Comanche leader
- In office c. 1850s – c. 1860s

war chief, Quahadi band

Personal details
- Born: c. 1832 Edward's Plateau, Texas
- Died: c. 1860s
- Parent(s): Santa Anna, father
- Mother tongue: Comanche language

Military service
- Battles/wars: Battle of Little Robe Creek

= Carne Muerto =

Comanche war chief (c. 1832–c. 1860s0)

 Carne Muerto, or Tehcap (c. 1832 – 1860s), was a war chief of the Quahadi band of the Comanche Indians.

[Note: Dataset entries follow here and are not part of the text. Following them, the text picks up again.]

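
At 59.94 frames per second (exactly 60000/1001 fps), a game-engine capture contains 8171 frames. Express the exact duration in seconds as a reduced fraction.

Running time = 8171 ÷ (60000/1001) = 8171 × 1001/60000 = 8179171/60000 s.

8179171/60000 seconds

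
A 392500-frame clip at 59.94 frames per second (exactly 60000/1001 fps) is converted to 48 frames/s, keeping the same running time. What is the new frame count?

Target frames = source frames × (target rate / source rate) = 392500 × (48)/(60000/1001) = 392500 × 1001/1250 = 314314.

314314 frames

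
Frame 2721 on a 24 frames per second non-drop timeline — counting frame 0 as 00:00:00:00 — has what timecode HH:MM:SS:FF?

2721 ÷ 24 = 113 full seconds, remainder 9 frames.
113 s = 0 h 1 min 53 s.
Timecode: 00:01:53:09.

00:01:53:09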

He rose to fame first as a son of Santa Anna, and used that status to survive capture by John "Rip" Ford and his Texas Rangers. In 1850, Carne Muerto escaped U.S. Army custody, then became known as a ferocious war chief late in the 1850s for his relentless raiding of Euro-American settlements.

==Early life==
Born in about 1832 to Comanche War Chief Santa Anna and one of his wives, Carne Muerto (translated from Comanche and Spanish as "Death Meat"; the more logical name in Spanish would be "Carne Muerta", which means "Dead Meat"), as he was known in Texas, and on the Comancheria , grew up as part of the Penateka band of the Comanches. The Penateka, in the days of Old Owl, Buffalo Hump, Yellow Wolf, and Santa Anna, up to the Great Raid, were the most numerous of the Comanche, but they had borne the brunt of the fighting, and disease finished what war had started. During the cholera epidemic of 1848–49, most of its remaining members died, and the band split up. His father dead, Carne Muerto and his mother went to live with the Quahadi band of the Comanche Indians.

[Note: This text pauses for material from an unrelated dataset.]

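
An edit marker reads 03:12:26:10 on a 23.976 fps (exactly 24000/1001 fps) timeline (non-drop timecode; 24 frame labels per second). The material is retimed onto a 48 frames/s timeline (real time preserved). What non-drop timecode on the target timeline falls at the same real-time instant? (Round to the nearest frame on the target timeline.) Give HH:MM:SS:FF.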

==Capture by John "Rip" Ford==
In June 1850, reported to be 18 years of age, Carne Muerto was captured by a Texas Rangers detachment led by John "Rip" Ford. According to the Rangers, Carne Muerto told the Rangers at once he was the son of Santa Anna, still a very well-known and respected peace chief who had once been a war chief second only to Buffalo Hump, and that if he was well treated the Rangers would be rewarded. (Carne Muerto prudently did not tell the Rangers that his father was dead, which he had to know, as he reportedly was there.) Ford, no lover of any Comanche, but believing Santa Anna was alive, and knowing well what he had once done in the border wars, was aware of the potential for disaster if Santa Anna's son was mistreated or killed while in captivity. Reportedly treated with kindness, the young warrior was held by the Rangers, and then by the Army, for almost a year before he escaped.

When Carne Muerto, a prisoner at Fort McIntosh, was moved to Fort Merrill in January 1851, Ranger Andrew Walker was put in charge of the patrol to guard the prisoner. Though that patrol ended up fighting more Comanche, Walker was under orders to make sure Carne Muerto came to no harm. Both the Rangers and the Army felt that because Carne Muerto was the son of a famous War Chief, he could potentially be traded for white captives among the Comanche under the best scenario, and in the worst case, would at least serve to show that captives should be treated humanely. Ford emphasized to the Army that should harm come to a famous Chief's son, the Comanche would take a terrible vengeance on settlers (which is why Ford insisted that Rangers remain part of Carne Muerto's guards, even while in military custody). Reportedly his mother came to Fort Merrill to plead for his release. Shortly thereafter, he escaped and rejoined the Quahadi.

==Later years==
Carne Muerto became a war chief among the Quahadi in the mid-1850s and led repeated raids against white settlements. He was a noted leader in the resistance against white settlement of the Comancheria. He disappears from history in the early 1860s, after the Battle of Little Robe Creek.